Enfin au niveau de l’État, des collectivités locales et des organismes sociaux, la réduction de la précarité et de l’assistanat qui lui est associé, permettront de réorienter de nombreux agents de missions de contrôle vers des missions d’accompagnement dans les domaines de l’éducation, de la prévention, et auprès des personnes handicapées ou âgées ce qui progressivement contribuera aussi à diminuer les maux de nos sociétés et en conséquence le recours à des soins lourds et coûteux.
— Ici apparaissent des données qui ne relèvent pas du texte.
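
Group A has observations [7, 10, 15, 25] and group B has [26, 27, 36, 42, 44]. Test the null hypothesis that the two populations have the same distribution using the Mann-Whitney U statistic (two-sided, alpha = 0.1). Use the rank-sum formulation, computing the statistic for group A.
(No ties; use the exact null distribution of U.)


Step 1: Combine and sort all 9 observations; assign midranks.
sorted (value, group): (7,X), (10,X), (15,X), (25,X), (26,Y), (27,Y), (36,Y), (42,Y), (44,Y)
ranks: 7->1, 10->2, 15->3, 25->4, 26->5, 27->6, 36->7, 42->8, 44->9
Step 2: Rank sum for X: R1 = 1 + 2 + 3 + 4 = 10.
Step 3: U_X = R1 - n1(n1+1)/2 = 10 - 4*5/2 = 10 - 10 = 0.
       U_Y = n1*n2 - U_X = 20 - 0 = 20.
Step 4: No ties, so the exact null distribution of U (based on enumerating the C(9,4) = 126 equally likely rank assignments) gives the two-sided p-value.
Step 5: p-value = 0.015873; compare to alpha = 0.1. reject H0.

U_X = 0, p = 0.015873, reject H0 at alpha = 0.1.


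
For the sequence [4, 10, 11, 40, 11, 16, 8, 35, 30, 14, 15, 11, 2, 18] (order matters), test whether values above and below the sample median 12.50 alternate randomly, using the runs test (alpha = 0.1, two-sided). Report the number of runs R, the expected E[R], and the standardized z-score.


Step 1: Compute median = 12.50; label A = above, B = below.
Labels in order: BBBABABAAAABBA  (n_A = 7, n_B = 7)
Step 2: Count runs R = 8.
Step 3: Under H0 (random ordering), E[R] = 2*n_A*n_B/(n_A+n_B) + 1 = 2*7*7/14 + 1 = 8.0000.
        Var[R] = 2*n_A*n_B*(2*n_A*n_B - n_A - n_B) / ((n_A+n_B)^2 * (n_A+n_B-1)) = 8232/2548 = 3.2308.
        SD[R] = 1.7974.
Step 4: R = E[R], so z = 0 with no continuity correction.
Step 5: Two-sided p-value via normal approximation = 2*(1 - Phi(|z|)) = 1.000000.
Step 6: alpha = 0.1. fail to reject H0.

R = 8, z = 0.0000, p = 1.000000, fail to reject H0.


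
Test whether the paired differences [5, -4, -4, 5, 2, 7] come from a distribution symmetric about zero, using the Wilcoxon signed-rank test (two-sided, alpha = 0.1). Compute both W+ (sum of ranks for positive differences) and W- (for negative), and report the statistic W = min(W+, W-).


Step 1: Drop any zero differences (none here) and take |d_i|.
|d| = [5, 4, 4, 5, 2, 7]
Step 2: Midrank |d_i| (ties get averaged ranks).
ranks: |5|->4.5, |4|->2.5, |4|->2.5, |5|->4.5, |2|->1, |7|->6
Step 3: Attach original signs; sum ranks with positive sign and with negative sign.
W+ = 4.5 + 4.5 + 1 + 6 = 16
W- = 2.5 + 2.5 = 5
(Check: W+ + W- = 21 should equal n(n+1)/2 = 21.)
Step 4: Test statistic W = min(W+, W-) = 5.
Step 5: Ties in |d|, so use the tie-corrected normal approximation.
        E[W] = n(n+1)/4 = 6*7/4 = 10.5.
        Tie groups: |d|=4 (t=2), |d|=5 (t=2); sum(t^3 - t) = 12.
        Var[W] = n(n+1)(2n+1)/24 - sum(t^3-t)/48 = 546/24 - 12/48 = 22.5.
        z = (W - E[W]) / sqrt(Var[W]) = (5 - 10.5) / 4.7434 = -1.1595.
        Two-sided p = 2*Phi(z) = 0.246252.
Step 6: alpha = 0.1. fail to reject H0.

W+ = 16, W- = 5, W = min = 5, p = 0.246252, fail to reject H0.


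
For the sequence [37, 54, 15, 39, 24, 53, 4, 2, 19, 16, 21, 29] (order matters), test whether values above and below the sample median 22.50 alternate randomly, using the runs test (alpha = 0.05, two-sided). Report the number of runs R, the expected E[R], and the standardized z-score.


Step 1: Compute median = 22.50; label A = above, B = below.
Labels in order: AABAAABBBBBA  (n_A = 6, n_B = 6)
Step 2: Count runs R = 5.
Step 3: Under H0 (random ordering), E[R] = 2*n_A*n_B/(n_A+n_B) + 1 = 2*6*6/12 + 1 = 7.0000.
        Var[R] = 2*n_A*n_B*(2*n_A*n_B - n_A - n_B) / ((n_A+n_B)^2 * (n_A+n_B-1)) = 4320/1584 = 2.7273.
        SD[R] = 1.6514.
Step 4: Continuity-corrected z = (R + 0.5 - E[R]) / SD[R] = (5 + 0.5 - 7.0000) / 1.6514 = -0.9083.
Step 5: Two-sided p-value via normal approximation = 2*(1 - Phi(|z|)) = 0.363722.
Step 6: alpha = 0.05. fail to reject H0.

R = 5, z = -0.9083, p = 0.363722, fail to reject H0.


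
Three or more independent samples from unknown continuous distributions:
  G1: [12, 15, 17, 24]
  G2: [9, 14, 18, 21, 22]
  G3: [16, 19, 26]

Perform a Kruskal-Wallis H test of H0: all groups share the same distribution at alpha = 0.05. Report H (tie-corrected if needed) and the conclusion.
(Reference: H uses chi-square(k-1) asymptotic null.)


Step 1: Combine all N = 12 observations and assign midranks.
sorted (value, group, rank): (9,G2,1), (12,G1,2), (14,G2,3), (15,G1,4), (16,G3,5), (17,G1,6), (18,G2,7), (19,G3,8), (21,G2,9), (22,G2,10), (24,G1,11), (26,G3,12)
Step 2: Sum ranks within each group.
R_1 = 23 (n_1 = 4)
R_2 = 30 (n_2 = 5)
R_3 = 25 (n_3 = 3)
Step 3: H = 12/(N(N+1)) * sum(R_i^2/n_i) - 3(N+1)
     = 12/(12*13) * (23^2/4 + 30^2/5 + 25^2/3) - 3*13
     = 0.076923 * 520.583 - 39
     = 1.044872.
Step 4: No ties, so H is used without correction.
Step 5: Under H0, H ~ chi^2(2); p-value = 0.593074.
Step 6: alpha = 0.05. fail to reject H0.

H = 1.0449, df = 2, p = 0.593074, fail to reject H0.


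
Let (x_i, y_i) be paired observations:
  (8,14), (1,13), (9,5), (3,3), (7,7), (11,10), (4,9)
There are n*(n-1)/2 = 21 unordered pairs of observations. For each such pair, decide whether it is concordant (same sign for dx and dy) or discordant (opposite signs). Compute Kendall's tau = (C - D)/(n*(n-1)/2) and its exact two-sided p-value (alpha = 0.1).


Step 1: Enumerate the 21 unordered pairs (i,j) with i<j and classify each by sign(x_j-x_i) * sign(y_j-y_i).
  (1,2):dx=-7,dy=-1->C; (1,3):dx=+1,dy=-9->D; (1,4):dx=-5,dy=-11->C; (1,5):dx=-1,dy=-7->C
  (1,6):dx=+3,dy=-4->D; (1,7):dx=-4,dy=-5->C; (2,3):dx=+8,dy=-8->D; (2,4):dx=+2,dy=-10->D
  (2,5):dx=+6,dy=-6->D; (2,6):dx=+10,dy=-3->D; (2,7):dx=+3,dy=-4->D; (3,4):dx=-6,dy=-2->C
  (3,5):dx=-2,dy=+2->D; (3,6):dx=+2,dy=+5->C; (3,7):dx=-5,dy=+4->D; (4,5):dx=+4,dy=+4->C
  (4,6):dx=+8,dy=+7->C; (4,7):dx=+1,dy=+6->C; (5,6):dx=+4,dy=+3->C; (5,7):dx=-3,dy=+2->D
  (6,7):dx=-7,dy=-1->C
Step 2: C = 11, D = 10, total pairs = 21.
Step 3: tau = (C - D)/(n(n-1)/2) = (11 - 10)/21 = 0.047619.
Step 4: Exact two-sided p-value (enumerate n! = 5040 permutations of y under H0): p = 1.000000.
Step 5: alpha = 0.1. fail to reject H0.

tau_b = 0.0476 (C=11, D=10), p = 1.000000, fail to reject H0.


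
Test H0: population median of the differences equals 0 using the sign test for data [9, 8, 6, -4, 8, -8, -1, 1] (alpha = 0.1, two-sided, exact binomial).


Step 1: Discard zero differences. Original n = 8; n_eff = number of nonzero differences = 8.
Nonzero differences (with sign): +9, +8, +6, -4, +8, -8, -1, +1
Step 2: Count signs: positive = 5, negative = 3.
Step 3: Under H0: P(positive) = 0.5, so the number of positives S ~ Bin(8, 0.5).
Step 4: Two-sided exact p-value = sum of Bin(8,0.5) probabilities at or below the observed probability = 0.726562.
Step 5: alpha = 0.1. fail to reject H0.

n_eff = 8, pos = 5, neg = 3, p = 0.726562, fail to reject H0.


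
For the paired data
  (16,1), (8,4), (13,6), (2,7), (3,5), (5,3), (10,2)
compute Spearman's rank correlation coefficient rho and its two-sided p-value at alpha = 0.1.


Step 1: Rank x and y separately (midranks; no ties here).
rank(x): 16->7, 8->4, 13->6, 2->1, 3->2, 5->3, 10->5
rank(y): 1->1, 4->4, 6->6, 7->7, 5->5, 3->3, 2->2
Step 2: d_i = R_x(i) - R_y(i); compute d_i^2.
  (7-1)^2=36, (4-4)^2=0, (6-6)^2=0, (1-7)^2=36, (2-5)^2=9, (3-3)^2=0, (5-2)^2=9
sum(d^2) = 90.
Step 3: rho = 1 - 6*90 / (7*(7^2 - 1)) = 1 - 540/336 = -0.607143.
Step 4: Under H0, t = rho * sqrt((n-2)/(1-rho^2)) = -1.7086 ~ t(5).
Step 5: Two-sided p-value from the t-distribution with 5 df = 0.148231.
Step 6: alpha = 0.1. fail to reject H0.

rho = -0.6071, p = 0.148231, fail to reject H0 at alpha = 0.1.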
Cette allocation universelle ne peut se substituer à la sécurité sociale pour servir, aux ménages à « couvrir librement leurs risques sociaux en effectuant les choix qui leur conviennent le mieux » comme le proposent les libéraux. Au contraire le revenu d’existence, en s’attaquant aux véritables causes de nos souffrances se révèlera être le meilleur partenaire d’une sécurité sociale universelle. Mais en attendant d’avoir réussi à soigner nos sociétés malades, il faut continuer à dénoncer ceux qui sous couvert d’une bonne gestion contribuent à aggraver nos maux en individualisant la charge de l’assurance et en réduisant progressivement les moyens et en conséquence l’étendue de la solidarité, tout en refusant d’agir sur les causes de nos souffrances que sont la précarité, l’exclusion ou des conditions de travail difficiles, agressives ou aliénantes — causes qui quotidiennement mettent à mal notre capital santé.


[1] Par exemple avec un revenu de base de l’ordre de 600 €, financé par une cotisation de 25 % sur les revenus d’activité et une taxe sur les patrimoines privés de 1,5 %, l’allocation pour chaque enfant serait limitée à 300 € de la naissance à 14 ans par exemple, ce qui permettrait de jouir plus tard, tout au long de sa vie professionnelle, de 14 années avec une allocation de 900 €.